Could It companies of India able to take step against Cyberthreat in New Year?
Indian companies are yet to openly start talking about the cyber attacks, but a recent spate of vicious yet unreported strikes have raised the alarm, forcing companies to assess their vulnerability.
In 2015, two conglomerates reportedly paid $5 million (Rs 3.3 crore) each as extortion money after two separate attacks; the website of a large Indian bank was taken down in a ‘denial of service’ attack; two IT companies were breached by hackers based in China; a major oil and gas company lost confidential information through a cyberbreach, according to highly placed sources from consulting firms, investigative agencies and cybersecurity firms closely aware of the details of these attacks. All of these went unreported.
Experts say that the frequency and ferocity of cyber attacks will only go up in 2016, as economic progress invariably attracts more such predators.
“Going ahead, as the economic activities in India increase even hackers would increase the attention on the country,” said Sivarama Krishnan, leader, cybersecurity, at PwC India.

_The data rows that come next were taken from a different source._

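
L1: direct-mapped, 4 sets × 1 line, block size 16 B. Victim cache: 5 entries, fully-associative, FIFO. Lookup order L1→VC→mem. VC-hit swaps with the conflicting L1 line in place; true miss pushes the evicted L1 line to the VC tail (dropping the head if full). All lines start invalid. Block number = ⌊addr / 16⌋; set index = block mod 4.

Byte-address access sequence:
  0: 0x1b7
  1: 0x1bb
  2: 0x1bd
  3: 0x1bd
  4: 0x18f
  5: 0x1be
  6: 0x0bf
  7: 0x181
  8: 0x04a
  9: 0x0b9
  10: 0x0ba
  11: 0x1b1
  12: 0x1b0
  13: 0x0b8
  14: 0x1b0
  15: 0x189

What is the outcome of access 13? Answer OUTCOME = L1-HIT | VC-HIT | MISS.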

The most common type of attacks that Indian companies currently witness includes extortion based on cyber sabotage threats or denial-of-service (DDoS) attack.

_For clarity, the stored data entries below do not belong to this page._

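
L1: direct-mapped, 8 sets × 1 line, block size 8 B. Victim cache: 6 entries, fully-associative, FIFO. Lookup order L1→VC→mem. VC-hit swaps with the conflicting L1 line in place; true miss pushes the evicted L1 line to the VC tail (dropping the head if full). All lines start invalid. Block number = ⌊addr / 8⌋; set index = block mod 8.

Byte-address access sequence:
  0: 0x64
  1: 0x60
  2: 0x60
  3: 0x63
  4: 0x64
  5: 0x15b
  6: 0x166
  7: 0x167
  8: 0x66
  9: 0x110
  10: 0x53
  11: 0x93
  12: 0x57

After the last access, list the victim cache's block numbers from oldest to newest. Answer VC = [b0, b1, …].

#0 0x64→b12/s4 MISS; vc=[]
#1 0x60→b12/s4 L1-HIT; vc=[]
#2 0x60→b12/s4 L1-HIT; vc=[]
#3 0x63→b12/s4 L1-HIT; vc=[]
#4 0x64→b12/s4 L1-HIT; vc=[]
#5 0x15b→b43/s3 MISS; vc=[]
#6 0x166→b44/s4 MISS; vc=[12]
#7 0x167→b44/s4 L1-HIT; vc=[12]
#8 0x66→b12/s4 VC-HIT; vc=[44]
#9 0x110→b34/s2 MISS; vc=[44]
#10 0x53→b10/s2 MISS; vc=[44,34]
#11 0x93→b18/s2 MISS; vc=[44,34,10]
#12 0x57→b10/s2 VC-HIT; vc=[44,34,18]

VC = [44, 34, 18]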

In these attacks the cyber criminals flood the company’s system with fake traffic. As a result the company or customers (in case of websites) would not be able to access the systems. “I can’t reveal the name of the country (from where attacks were emanating) but we have seen India featuring on our list of likely targets several times,” Vitaly Kamluk, principal security researcher, APAC with software security group Kaspersky Lab, told ET.

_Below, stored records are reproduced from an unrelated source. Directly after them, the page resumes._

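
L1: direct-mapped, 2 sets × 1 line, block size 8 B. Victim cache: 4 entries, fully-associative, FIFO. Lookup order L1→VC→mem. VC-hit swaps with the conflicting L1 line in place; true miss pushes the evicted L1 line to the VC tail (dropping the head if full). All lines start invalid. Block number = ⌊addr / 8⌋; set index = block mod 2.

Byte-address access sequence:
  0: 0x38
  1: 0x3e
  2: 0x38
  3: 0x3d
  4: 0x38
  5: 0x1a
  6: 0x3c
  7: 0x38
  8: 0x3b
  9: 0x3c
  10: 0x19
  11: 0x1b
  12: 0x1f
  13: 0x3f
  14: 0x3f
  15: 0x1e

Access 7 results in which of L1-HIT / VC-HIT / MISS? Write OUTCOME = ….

OUTCOME = L1-HIT

#0 0x38→b7/s1 MISS; vc=[]
#1 0x3e→b7/s1 L1-HIT; vc=[]
#2 0x38→b7/s1 L1-HIT; vc=[]
#3 0x3d→b7/s1 L1-HIT; vc=[]
#4 0x38→b7/s1 L1-HIT; vc=[]
#5 0x1a→b3/s1 MISS; vc=[7]
#6 0x3c→b7/s1 VC-HIT; vc=[3]
#7 0x38→b7/s1 L1-HIT; vc=[3]
#8 0x3b→b7/s1 L1-HIT; vc=[3]
#9 0x3c→b7/s1 L1-HIT; vc=[3]
#10 0x19→b3/s1 VC-HIT; vc=[7]
#11 0x1b→b3/s1 L1-HIT; vc=[7]
#12 0x1f→b3/s1 L1-HIT; vc=[7]
#13 0x3f→b7/s1 VC-HIT; vc=[3]
#14 0x3f→b7/s1 L1-HIT; vc=[3]
#15 0x1e→b3/s1 VC-HIT; vc=[7]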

But many companies are yet to understand the full danger of this threat.
“Most Indian companies currently are inadequately prepared for cyberattacks so much that they may not even know that they are being or have already been hacked,” said Dhruv Phophalia, managing director, India leader, global forensics and disputes, Alvarez & Marsal.
Industry trackers say that biggest sectors at risk include the BPO, e- commerce, media, banking and insurance. “The most vulnerable sectors remain those that traditionally have not made adequate investments in cybersecurity — such as manufacturing, life sciences, healthcare and public sector,” said Phophalia.
It’s not just Indian companies, global corporations too have succumbed to such attacks. Late in 2014, a hacker broke into Sony Pictures Entertainment’s systems, accessed loads of confidential information including employee data and unreleased Sony films and posted it online.
In 2014, a malware — named Tyupkin or Petpin — suspected to be developed by cyber criminals based out of Russia, caused ATM machines in Russia and Europe to spew out cash. Malaysia too witnessed similar attacks in 2015.
Experts at Kaspersky Lab, who investigated the event think similar attacks could happen on Indian banks as well. “There haven’t been similar (Tyupkin) attacks in India yet, but it’s just a matter of time,” said Kamluk of Kaspersky Lab.
“In India only 5% of the total threats or attacks come from organised criminals or are state owned, remaining 95% are related to user compromise due to weak passwords,” said Sivarama Krishnan, leader, cybersecurity, at PwC India. “For example, an employee at an oil and gas company was using his official email id and password for his Facebook account.
That password was compromised and some cyber criminals used it to access the company’s servers,” a person with direct knowledge of the incident said. Government websites have also recently been attacked by cyber criminals. While in many cases these attacks were limited to defacing websites, some of the attacks had tried to get in to servers of many government agencies too, say industry trackers.